C’était ressentir le temps. Bloc restant des jours aussi lourds qu’il y en avait peu. Le curieux était de prendre conscience de ce tard là seulement maintenant et, aussitôt, ressentir quelque chose de physique, un peu partout dans le corps. Bien sûr, rien que ce poids habituel sur les épaules et la poitrine, mais comme s’il avait pris confiance, contenance, meilleure prise, s’étant nourri de nos infimes retards et errements au long des semaines, ayant grossi de cette manière progressive qui fait qu’on ne sent rien si l’on ne prête pas attention et puis peut-être s’étant retiré la veille au soir après les bières de frais entre collègues – au pic de chaleur n’en pouvant plus – étant revenu le matin, couvercle bruyamment refermé sur nous, prisonniers désormais d’un calendrier dont l’échéance des vacances, plus que celle du projet, nous aidait à rendre possible la construction de l’édifice, sa livraison finale.

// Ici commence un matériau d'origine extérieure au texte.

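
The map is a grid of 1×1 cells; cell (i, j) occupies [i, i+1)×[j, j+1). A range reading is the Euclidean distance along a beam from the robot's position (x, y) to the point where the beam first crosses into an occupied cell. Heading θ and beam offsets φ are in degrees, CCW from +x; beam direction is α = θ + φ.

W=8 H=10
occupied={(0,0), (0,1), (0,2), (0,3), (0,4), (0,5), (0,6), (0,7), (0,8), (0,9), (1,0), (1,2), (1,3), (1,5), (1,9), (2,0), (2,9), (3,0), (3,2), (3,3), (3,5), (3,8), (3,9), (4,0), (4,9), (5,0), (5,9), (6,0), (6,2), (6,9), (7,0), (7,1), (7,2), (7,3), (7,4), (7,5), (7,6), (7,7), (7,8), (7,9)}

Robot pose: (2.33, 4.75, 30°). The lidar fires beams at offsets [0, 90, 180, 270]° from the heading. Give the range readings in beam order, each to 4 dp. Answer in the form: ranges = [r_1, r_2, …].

ranges = [0.7736, 0.6600, 1.5000, 1.3400]

beam 1: φ=0°, α=30°
  dir = (cos 30°, sin 30°) = (0.8660, 0.5000); from cell (2,4)
  next x-line at t=0.7736, next y-line at t=0.5000; Δt_x=1.1547, Δt_y=2.0000
    y: enter (2,5) at t=0.5000
    x: enter (3,5) at t=0.7736 ← occupied
  → r_1 = 0.7736
beam 2: φ=90°, α=120°
  dir = (cos 120°, sin 120°) = (-0.5000, 0.8660); from cell (2,4)
  next x-line at t=0.6600, next y-line at t=0.2887; Δt_x=2.0000, Δt_y=1.1547
    y: enter (2,5) at t=0.2887
    x: enter (1,5) at t=0.6600 ← occupied
  → r_2 = 0.6600
beam 3: φ=180°, α=210°
  dir = (cos 210°, sin 210°) = (-0.8660, -0.5000); from cell (2,4)
  next x-line at t=0.3811, next y-line at t=1.5000; Δt_x=1.1547, Δt_y=2.0000
    x: enter (1,4) at t=0.3811
    y: enter (1,3) at t=1.5000 ← occupied
  → r_3 = 1.5000
beam 4: φ=270°, α=300°
  dir = (cos 300°, sin 300°) = (0.5000, -0.8660); from cell (2,4)
  next x-line at t=1.3400, next y-line at t=0.8660; Δt_x=2.0000, Δt_y=1.1547
    y: enter (2,3) at t=0.8660
    x: enter (3,3) at t=1.3400 ← occupied
  → r_4 = 1.3400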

C’était être sous la multiplication des contraintes, des demandes, des attentes, des arbitraires, des rancœurs, des faux-fuyants, des hypocrisies, des trop-pleins de bonne volonté, des trop-pleins de conscience et vouloir, ici et maintenant, tout lâcher, tout laisser tomber, tout laisser en plan, leur en faire voir à tous qui, vraiment, comptait ici, qui, s’il partait, ferait vraiment tout s’effondrer, sentir ce pouvoir de destruction immense et vouloir effacer tout le code source, vouloir laisser un virus sur un serveur, vouloir s’en foutre d’être pris et licencié à sec pour faute grave et même s’il faudrait payer après deux ans de prudhommes des sortes d’indemnités à la boîte – supposait-on – vouloir tout casser mais bien sûr ne rien casser, juste vouloir partir, démissionner, claquer la porte et en fait ne pas partir, juste vouloir être tranquille, au moins un peu, ces derniers jours, et ne pas pouvoir non plus, et comprendre aussi combien vite nous serions remplacé, comment, avec du temps, notre passage ici et sa destruction finale seraient effacés, combien nous étions, au fond, tout autant indispensable que si peu irremplaçable.